Governments are not giving up on nuclear fusion making a meaningful contribution to the global decarbonization efforts, despite the technology's obvious challenges.
Last month, for example, the U.K. government pledged £220 million ($283 million) toward getting a fusion power plant up and running by 2040, as part of moves to cut the country’s emissions to net zero by midcentury.
The funding, covering the first five-year development phase of a spherical tokamak for energy production, “will set us on the path to develop and build a commercially viable fusion power plant by 2040, offering clean, safe and carbon-free fuel supplies,” said a government press statement.
The announcement follows a £22 million funding package to create a fusion energy research facility in Rotherham in north England. A 40-strong team at the facility will carry out research led by the U.K. Atomic Energy Authority in partnership with the University of Sheffield Advanced Manufacturing Research Centre and Britain’s Nuclear Advanced Manufacturing Research Centre, the government reported.
Elsewhere in Europe, the European Investment Bank agreed to a €250 million ($277 million) loan as part of a €500 million investment into an Italian test bed within a program designed to produce safe, clean nuclear fusion energy by 2050.
The Divertor Tokamak Test Facility in Frascati, near Rome, will employ 500 scientists and technicians along with 1,000 other staff, according to the bank.
“If we succeed in making a breakthrough in this technology, it could significantly contribute to our efforts to make Europe the first climate-neutral major economy," said European Commissioner Miguel Arias Cañete in the press statement.
Growing momentum worldwide
Events in Europe reflect growing momentum in fusion research worldwide. This month it emerged that the Los Alamos National Laboratory has preparations “well underway” for a novel fusion concept experiment involving plasma guns in a spherical chamber. GTM has identified at least one private U.S. fusion plant developer that is getting ready to make an announcement in the coming weeks.
China, meanwhile, which is generally viewed as having the most ambitious national nuclear fusion program in the world, is working to get power from an experimental reactor by around 2040.
China has already spent around 6 billion yuan ($893 million) on research and has awarded another 6 billion yuan to start building a reactor five years from now, with around 10 years planned for the construction process, Reuters reported in April.
For now, the most advanced fusion program in the world is ITER (which stands for International Thermonuclear Experimental Reactor), a global research effort funded by the European Union, China, India, Japan, Russia, South Korea and the U.S.
ITER is building the world’s largest tokamak, or plasma confinement chamber, in southern France. ITER’s head of communication, Laban Coblentz, said the organization is due to achieve "first plasma," creating a fusion reaction for a few milliseconds, by December 2025.

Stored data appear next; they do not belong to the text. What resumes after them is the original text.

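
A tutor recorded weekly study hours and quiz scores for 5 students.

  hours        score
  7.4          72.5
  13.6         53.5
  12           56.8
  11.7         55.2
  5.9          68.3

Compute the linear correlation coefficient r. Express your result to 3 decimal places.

-0.934

n = 5, Σx = 50.6, Σy = 306.3, Σx² = 555.42, Σy² = 19056.67, Σxy = 2994.51
nΣxy − ΣxΣy = 14972.55 − 15498.78 = -526.23
nΣx² − (Σx)² = 2777.1 − 2560.36 = 216.74; nΣy² − (Σy)² = 95283.35 − 93819.69 = 1463.66
r = -526.23 / √(216.74 × 1463.66) = -526.23 / 563.2350 ≈ -0.934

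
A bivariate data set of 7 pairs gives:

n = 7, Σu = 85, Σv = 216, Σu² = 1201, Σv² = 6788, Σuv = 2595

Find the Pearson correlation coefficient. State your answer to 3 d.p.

-0.193

r = (nΣuv − ΣuΣv) / √[(nΣu² − (Σu)²)(nΣv² − (Σv)²)]
Numerator: 7×2595 − 85×216 = -195
Denominator: √[(8407 − 7225)(47516 − 46656)] = √[1182 × 860] = 1008.2262
r = -195 / 1008.2262 ≈ -0.193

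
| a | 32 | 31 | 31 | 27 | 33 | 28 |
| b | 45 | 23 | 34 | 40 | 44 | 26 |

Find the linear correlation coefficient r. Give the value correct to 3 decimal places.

0.335

n = 6, Σa = 182, Σb = 212, Σa² = 5548, Σb² = 7922, Σab = 6467
nΣab − ΣaΣb = 38802 − 38584 = 218
nΣa² − (Σa)² = 33288 − 33124 = 164; nΣb² − (Σb)² = 47532 − 44944 = 2588
r = 218 / √(164 × 2588) = 218 / 651.4845 ≈ 0.335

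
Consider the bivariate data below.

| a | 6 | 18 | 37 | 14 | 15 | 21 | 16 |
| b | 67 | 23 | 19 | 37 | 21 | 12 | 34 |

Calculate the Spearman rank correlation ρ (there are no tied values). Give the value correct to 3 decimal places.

-0.857

Rank a: 1, 5, 7, 2, 3, 6, 4
Rank b: 7, 4, 2, 6, 3, 1, 5
d = rank(a) − rank(b): -6, 1, 5, -4, 0, 5, -1; Σd² = 104
ρ = 1 − 6Σd² / [n(n²−1)] = 1 − 6×104 / (7×48) = 1 − 624/336 ≈ -0.857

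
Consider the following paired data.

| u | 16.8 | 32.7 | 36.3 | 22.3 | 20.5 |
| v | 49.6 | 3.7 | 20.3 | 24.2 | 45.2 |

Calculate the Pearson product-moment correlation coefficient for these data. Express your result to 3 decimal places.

n = 5, Σu = 128.6, Σv = 143, Σu² = 3586.76, Σv² = 5514.62, Σuv = 3157.42
nΣuv − ΣuΣv = 15787.1 − 18389.8 = -2602.7
nΣu² − (Σu)² = 17933.8 − 16537.96 = 1395.84; nΣv² − (Σv)² = 27573.1 − 20449 = 7124.1
r = -2602.7 / √(1395.84 × 7124.1) = -2602.7 / 3153.4273 ≈ -0.825

-0.825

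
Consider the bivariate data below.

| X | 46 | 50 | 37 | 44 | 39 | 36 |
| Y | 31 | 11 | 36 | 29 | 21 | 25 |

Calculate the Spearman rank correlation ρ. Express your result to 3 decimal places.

-0.314

Rank X: 5, 6, 2, 4, 3, 1
Rank Y: 5, 1, 6, 4, 2, 3
d = rank(X) − rank(Y): 0, 5, -4, 0, 1, -2; Σd² = 46
ρ = 1 − 6Σd² / [n(n²−1)] = 1 − 6×46 / (6×35) = 1 − 276/210 ≈ -0.314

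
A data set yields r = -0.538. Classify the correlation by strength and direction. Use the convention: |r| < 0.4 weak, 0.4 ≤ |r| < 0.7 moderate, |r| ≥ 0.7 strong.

moderate negative

r = -0.538 < 0 so the relationship is negative.
|r| = 0.538, which falls in the moderate range.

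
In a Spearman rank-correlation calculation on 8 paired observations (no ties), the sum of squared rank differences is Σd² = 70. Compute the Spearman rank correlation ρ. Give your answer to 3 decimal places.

ρ = 1 − 6Σd² / [n(n²−1)] = 1 − 6×70 / (8×63)
  = 1 − 420/504 = 1 − 0.8333 ≈ 0.167

0.167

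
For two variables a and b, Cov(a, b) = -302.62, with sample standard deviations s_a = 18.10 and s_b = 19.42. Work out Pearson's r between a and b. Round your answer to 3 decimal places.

-0.861

r = Cov(a,b) / (s_a · s_b) = -302.62 / (18.10 × 19.42)
  = -302.62 / 351.5020 ≈ -0.861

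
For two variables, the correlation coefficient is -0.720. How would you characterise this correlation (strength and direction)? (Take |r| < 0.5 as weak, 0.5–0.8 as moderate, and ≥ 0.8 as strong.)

moderate negative

r = -0.720 < 0 so the relationship is negative.
|r| = 0.720, which falls in the moderate range.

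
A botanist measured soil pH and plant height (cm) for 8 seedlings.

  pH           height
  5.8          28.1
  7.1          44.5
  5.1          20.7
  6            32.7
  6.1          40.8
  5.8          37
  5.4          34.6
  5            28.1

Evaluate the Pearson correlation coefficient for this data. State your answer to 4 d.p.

0.8163

n = 8, Σx = 46.3, Σy = 266.5, Σx² = 271.07, Σy² = 9288.05, Σxy = 1571.52
nΣxy − ΣxΣy = 12572.16 − 12338.95 = 233.21
nΣx² − (Σx)² = 2168.56 − 2143.69 = 24.87; nΣy² − (Σy)² = 74304.4 − 71022.25 = 3282.15
r = 233.21 / √(24.87 × 3282.15) = 233.21 / 285.7045 ≈ 0.8163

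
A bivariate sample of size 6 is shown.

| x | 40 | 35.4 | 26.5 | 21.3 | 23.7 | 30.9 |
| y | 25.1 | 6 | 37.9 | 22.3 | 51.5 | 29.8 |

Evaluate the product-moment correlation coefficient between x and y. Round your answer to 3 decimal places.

-0.505

n = 6, Σx = 177.8, Σy = 172.6, Σx² = 5525.6, Σy² = 6140, Σxy = 4837.11
nΣxy − ΣxΣy = 29022.66 − 30688.28 = -1665.62
nΣx² − (Σx)² = 33153.6 − 31612.84 = 1540.76; nΣy² − (Σy)² = 36840 − 29790.76 = 7049.24
r = -1665.62 / √(1540.76 × 7049.24) = -1665.62 / 3295.6315 ≈ -0.505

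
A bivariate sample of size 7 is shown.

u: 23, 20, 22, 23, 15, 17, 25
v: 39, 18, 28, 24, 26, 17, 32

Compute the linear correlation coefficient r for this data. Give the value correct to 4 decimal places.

0.5565

n = 7, Σu = 145, Σv = 184, Σu² = 3081, Σv² = 5194, Σuv = 3904
nΣuv − ΣuΣv = 27328 − 26680 = 648
nΣu² − (Σu)² = 21567 − 21025 = 542; nΣv² − (Σv)² = 36358 − 33856 = 2502
r = 648 / √(542 × 2502) = 648 / 1164.5102 ≈ 0.5565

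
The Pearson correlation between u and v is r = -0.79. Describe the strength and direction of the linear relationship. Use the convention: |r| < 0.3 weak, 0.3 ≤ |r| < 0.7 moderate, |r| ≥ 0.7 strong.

r = -0.79 < 0 so the relationship is negative.
|r| = 0.79, which falls in the strong range.

strong negative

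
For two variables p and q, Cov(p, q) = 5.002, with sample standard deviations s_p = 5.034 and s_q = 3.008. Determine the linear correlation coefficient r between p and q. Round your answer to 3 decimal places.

0.330

r = Cov(p,q) / (s_p · s_q) = 5.002 / (5.034 × 3.008)
  = 5.002 / 15.1423 ≈ 0.330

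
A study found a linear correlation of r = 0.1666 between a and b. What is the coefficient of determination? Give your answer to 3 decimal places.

r² = (0.1666)² = 0.028

0.028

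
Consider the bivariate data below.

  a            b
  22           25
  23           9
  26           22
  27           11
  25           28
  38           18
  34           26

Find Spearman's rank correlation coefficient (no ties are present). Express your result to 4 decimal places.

Rank a: 1, 2, 4, 5, 3, 7, 6
Rank b: 5, 1, 4, 2, 7, 3, 6
d = rank(a) − rank(b): -4, 1, 0, 3, -4, 4, 0; Σd² = 58
ρ = 1 − 6Σd² / [n(n²−1)] = 1 − 6×58 / (7×48) = 1 − 348/336 ≈ -0.0357

-0.0357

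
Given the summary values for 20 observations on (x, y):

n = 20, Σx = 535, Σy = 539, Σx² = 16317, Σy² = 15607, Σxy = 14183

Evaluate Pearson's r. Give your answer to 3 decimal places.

-0.160

r = (nΣxy − ΣxΣy) / √[(nΣx² − (Σx)²)(nΣy² − (Σy)²)]
Numerator: 20×14183 − 535×539 = -4705
Denominator: √[(326340 − 286225)(312140 − 290521)] = √[40115 × 21619] = 29449.0439
r = -4705 / 29449.0439 ≈ -0.160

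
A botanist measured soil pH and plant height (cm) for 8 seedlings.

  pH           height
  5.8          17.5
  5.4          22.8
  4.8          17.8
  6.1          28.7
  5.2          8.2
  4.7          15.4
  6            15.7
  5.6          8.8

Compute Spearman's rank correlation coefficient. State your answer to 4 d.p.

0.3810

Rank pH: 6, 4, 2, 8, 3, 1, 7, 5
Rank height: 5, 7, 6, 8, 1, 3, 4, 2
d = rank(pH) − rank(height): 1, -3, -4, 0, 2, -2, 3, 3; Σd² = 52
ρ = 1 − 6Σd² / [n(n²−1)] = 1 − 6×52 / (8×63) = 1 − 312/504 ≈ 0.3810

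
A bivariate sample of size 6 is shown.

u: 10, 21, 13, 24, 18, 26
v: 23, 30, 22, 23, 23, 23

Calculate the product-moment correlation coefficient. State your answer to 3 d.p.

n = 6, Σu = 112, Σv = 144, Σu² = 2286, Σv² = 3500, Σuv = 2710
nΣuv − ΣuΣv = 16260 − 16128 = 132
nΣu² − (Σu)² = 13716 − 12544 = 1172; nΣv² − (Σv)² = 21000 − 20736 = 264
r = 132 / √(1172 × 264) = 132 / 556.2446 ≈ 0.237

0.237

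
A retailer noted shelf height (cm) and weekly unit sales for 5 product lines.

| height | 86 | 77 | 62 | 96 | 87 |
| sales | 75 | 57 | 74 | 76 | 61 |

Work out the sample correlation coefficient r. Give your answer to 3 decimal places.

n = 5, Σx = 408, Σy = 343, Σx² = 33954, Σy² = 23847, Σxy = 28030
nΣxy − ΣxΣy = 140150 − 139944 = 206
nΣx² − (Σx)² = 169770 − 166464 = 3306; nΣy² − (Σy)² = 119235 − 117649 = 1586
r = 206 / √(3306 × 1586) = 206 / 2289.8288 ≈ 0.090

0.090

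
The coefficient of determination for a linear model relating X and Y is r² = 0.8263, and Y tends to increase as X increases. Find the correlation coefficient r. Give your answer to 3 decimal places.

0.909

|r| = √0.8263 = 0.909
The association is positive, so r = 0.909.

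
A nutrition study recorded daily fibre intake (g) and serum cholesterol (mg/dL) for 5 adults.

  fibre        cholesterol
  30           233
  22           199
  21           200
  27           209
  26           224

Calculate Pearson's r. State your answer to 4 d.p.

n = 5, Σx = 126, Σy = 1065, Σx² = 3230, Σy² = 227747, Σxy = 27035
nΣxy − ΣxΣy = 135175 − 134190 = 985
nΣx² − (Σx)² = 16150 − 15876 = 274; nΣy² − (Σy)² = 1138735 − 1134225 = 4510
r = 985 / √(274 × 4510) = 985 / 1111.6384 ≈ 0.8861

0.8861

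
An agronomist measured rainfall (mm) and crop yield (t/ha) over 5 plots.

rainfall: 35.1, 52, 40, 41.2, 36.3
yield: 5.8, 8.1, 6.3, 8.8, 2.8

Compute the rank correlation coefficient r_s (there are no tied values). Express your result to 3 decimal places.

0.800

Rank rainfall: 1, 5, 3, 4, 2
Rank yield: 2, 4, 3, 5, 1
d = rank(rainfall) − rank(yield): -1, 1, 0, -1, 1; Σd² = 4
ρ = 1 − 6Σd² / [n(n²−1)] = 1 − 6×4 / (5×24) = 1 − 24/120 ≈ 0.800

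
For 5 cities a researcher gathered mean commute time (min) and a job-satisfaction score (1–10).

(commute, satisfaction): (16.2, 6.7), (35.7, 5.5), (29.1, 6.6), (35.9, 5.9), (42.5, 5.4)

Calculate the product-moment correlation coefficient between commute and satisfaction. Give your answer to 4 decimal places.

n = 5, Σx = 159.4, Σy = 30.1, Σx² = 5478.8, Σy² = 182.67, Σxy = 938.26
nΣxy − ΣxΣy = 4691.3 − 4797.94 = -106.64
nΣx² − (Σx)² = 27394 − 25408.36 = 1985.64; nΣy² − (Σy)² = 913.35 − 906.01 = 7.34
r = -106.64 / √(1985.64 × 7.34) = -106.64 / 120.7253 ≈ -0.8833

-0.8833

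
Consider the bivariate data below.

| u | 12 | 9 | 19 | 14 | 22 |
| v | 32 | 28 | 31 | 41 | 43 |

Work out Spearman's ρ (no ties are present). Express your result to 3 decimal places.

Rank u: 2, 1, 4, 3, 5
Rank v: 3, 1, 2, 4, 5
d = rank(u) − rank(v): -1, 0, 2, -1, 0; Σd² = 6
ρ = 1 − 6Σd² / [n(n²−1)] = 1 − 6×6 / (5×24) = 1 − 36/120 ≈ 0.700

0.700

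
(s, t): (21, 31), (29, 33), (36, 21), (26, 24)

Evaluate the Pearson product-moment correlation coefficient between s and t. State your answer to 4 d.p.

-0.5990

n = 4, Σs = 112, Σt = 109, Σs² = 3254, Σt² = 3067, Σst = 2988
nΣst − ΣsΣt = 11952 − 12208 = -256
nΣs² − (Σs)² = 13016 − 12544 = 472; nΣt² − (Σt)² = 12268 − 11881 = 387
r = -256 / √(472 × 387) = -256 / 427.3921 ≈ -0.5990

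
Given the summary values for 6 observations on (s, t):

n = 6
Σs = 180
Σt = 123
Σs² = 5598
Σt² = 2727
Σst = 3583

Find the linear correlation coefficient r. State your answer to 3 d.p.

r = (nΣst − ΣsΣt) / √[(nΣs² − (Σs)²)(nΣt² − (Σt)²)]
Numerator: 6×3583 − 180×123 = -642
Denominator: √[(33588 − 32400)(16362 − 15129)] = √[1188 × 1233] = 1210.2909
r = -642 / 1210.2909 ≈ -0.530

-0.530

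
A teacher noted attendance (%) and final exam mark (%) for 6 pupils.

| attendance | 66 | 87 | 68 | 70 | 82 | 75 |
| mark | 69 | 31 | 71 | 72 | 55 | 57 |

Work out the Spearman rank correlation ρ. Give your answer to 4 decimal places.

-0.7714

Rank attendance: 1, 6, 2, 3, 5, 4
Rank mark: 4, 1, 5, 6, 2, 3
d = rank(attendance) − rank(mark): -3, 5, -3, -3, 3, 1; Σd² = 62
ρ = 1 − 6Σd² / [n(n²−1)] = 1 − 6×62 / (6×35) = 1 − 372/210 ≈ -0.7714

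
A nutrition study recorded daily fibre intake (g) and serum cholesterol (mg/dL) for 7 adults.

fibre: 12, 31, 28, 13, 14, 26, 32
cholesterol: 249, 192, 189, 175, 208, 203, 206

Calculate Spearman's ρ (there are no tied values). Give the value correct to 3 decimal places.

Rank fibre: 1, 6, 5, 2, 3, 4, 7
Rank cholesterol: 7, 3, 2, 1, 6, 4, 5
d = rank(fibre) − rank(cholesterol): -6, 3, 3, 1, -3, 0, 2; Σd² = 68
ρ = 1 − 6Σd² / [n(n²−1)] = 1 − 6×68 / (7×48) = 1 − 408/336 ≈ -0.214

-0.214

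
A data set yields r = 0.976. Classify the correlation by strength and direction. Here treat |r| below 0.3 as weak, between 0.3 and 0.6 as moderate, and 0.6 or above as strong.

r = 0.976 > 0 so the relationship is positive.
|r| = 0.976, which falls in the strong range.

strong positive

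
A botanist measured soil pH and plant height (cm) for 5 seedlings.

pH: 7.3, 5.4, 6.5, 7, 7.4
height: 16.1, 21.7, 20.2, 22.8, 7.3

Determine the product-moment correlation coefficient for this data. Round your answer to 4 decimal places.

n = 5, Σx = 33.6, Σy = 88.1, Σx² = 228.46, Σy² = 1711.27, Σxy = 579.63
nΣxy − ΣxΣy = 2898.15 − 2960.16 = -62.01
nΣx² − (Σx)² = 1142.3 − 1128.96 = 13.34; nΣy² − (Σy)² = 8556.35 − 7761.61 = 794.74
r = -62.01 / √(13.34 × 794.74) = -62.01 / 102.9652 ≈ -0.6022

-0.6022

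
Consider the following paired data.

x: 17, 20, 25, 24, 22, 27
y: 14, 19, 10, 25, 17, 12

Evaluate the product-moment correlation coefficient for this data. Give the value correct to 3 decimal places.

n = 6, Σx = 135, Σy = 97, Σx² = 3103, Σy² = 1715, Σxy = 2166
nΣxy − ΣxΣy = 12996 − 13095 = -99
nΣx² − (Σx)² = 18618 − 18225 = 393; nΣy² − (Σy)² = 10290 − 9409 = 881
r = -99 / √(393 × 881) = -99 / 588.4157 ≈ -0.168

-0.168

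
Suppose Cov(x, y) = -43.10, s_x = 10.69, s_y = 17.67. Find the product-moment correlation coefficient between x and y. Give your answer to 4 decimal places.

-0.2282

r = Cov(x,y) / (s_x · s_y) = -43.10 / (10.69 × 17.67)
  = -43.10 / 188.8923 ≈ -0.2282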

“The major milestone for any such device is first plasma,” Coblentz said, adding, “65 percent of the total construction work through first plasma is done. If you look at our monthly completion rate, which is 0.6 percent or 0.7 percent, we’re on track despite the fact that it’s an aggressive schedule.”
It's important to note, however, that this is ITER’s third target for first plasma. The group was originally hoping to achieve the milestone in November 2018. In July 2010, it decided to put the first plasma date back to November 2019. In November 2016, the target was moved again, this time to 2025.
And ITER will never deliver fusion energy to the grid, since the project is purely for research purposes. Commercialization of fusion technology will depend on a demonstration project, imaginatively named DEMO, that will be developed once ITER starts delivering results.
Because of this, said Chris Warrick, communications manager for the the U.K. Atomic Energy Authority, realistically, “commercial power plants are expected to come online in the second half of this century.”
Some argue this will be too late for fusion to make a difference in decarbonizing the energy system, even if it is still worth pursuing as a power source in the long term.
Writing in The Conversation last month, Thomas Nicholas of the Culham Centre for Fusion Energy in Oxfordshire, U.K., said: “The world must reach net-zero greenhouse gas emissions by 2050 in order to limit future warming to 1.5 [degrees] C."
“It’s unlikely that commercial fusion power plants will exist in time for that, and even once a first-of-its-kind DEMO power plant is operational, hundreds would still need to be built to seriously dent global emissions.”